Au lendemain d'un colloque organisé le 17 avril à Grenoble par Atout France, en partenariat avec la Banque des Territoires, l'ANCT, l'Anem et l'ANMSM, sur le thème "Régénération montagnes : construire ensemble leurs avenirs et leurs transitions", Guillaume Vogel, chef de projet FTI (France tourisme ingénierie) chez Atout France, revient pour Localtis sur cet événement. 

Localtis - Quel tableau général peut-on dresser de la situation du parc immobilier des stations de montagne ?

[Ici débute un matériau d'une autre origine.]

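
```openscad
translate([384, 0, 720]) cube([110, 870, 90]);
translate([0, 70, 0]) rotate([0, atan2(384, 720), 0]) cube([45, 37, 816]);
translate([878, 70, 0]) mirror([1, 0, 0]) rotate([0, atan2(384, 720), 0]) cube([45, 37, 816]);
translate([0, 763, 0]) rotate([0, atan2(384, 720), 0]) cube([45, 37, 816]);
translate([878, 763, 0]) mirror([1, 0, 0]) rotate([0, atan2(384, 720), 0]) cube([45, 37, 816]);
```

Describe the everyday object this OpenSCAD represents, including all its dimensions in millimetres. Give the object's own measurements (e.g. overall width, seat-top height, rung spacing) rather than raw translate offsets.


A sawhorse. A 110×870×90 mm beam (x, y, z) sits on two A-frame leg pairs. Each pair is two raked legs of 45×37 mm section (37 mm along y) splaying symmetrically in x. Each leg rises 720 mm vertically over 384 mm of horizontal reach and is 816 mm long along its own axis. Every leg's outer bottom edge rests on the floor and its outer top edge meets a bottom edge of the beam — the left legs (tilting toward +x) meet the beam's −x bottom edge, the right legs (their mirror images, tilting toward −x) meet its +x bottom edge — so the leg tops tuck under the beam, the beam's underside is 720 mm above the floor, and the feet are 878 mm apart outside-to-outside with the beam centred between them. The two leg pairs are set in 70 mm from either end of the beam.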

Guillaume Vogel - Les stations ont été principalement construites pendant le plan Neige, mis en œuvre dans les années 1960 et 1970, et sont composées à 80% de résidences secondaires qui, elles-mêmes, sont en très grande majorité en copropriétés avec ce que cela implique en termes de décisions, de votes de travaux. C'est ce qui fait qu'au-delà des hébergements touristiques marchands professionnels, on se retrouve avec des hébergements touristiques sous forme de résidences secondaires potentiellement louées ou occupés par leurs propriétaires sous le régime de la propriété privée. Ces derniers sont invités à agir, ce qui nécessite un accompagnement.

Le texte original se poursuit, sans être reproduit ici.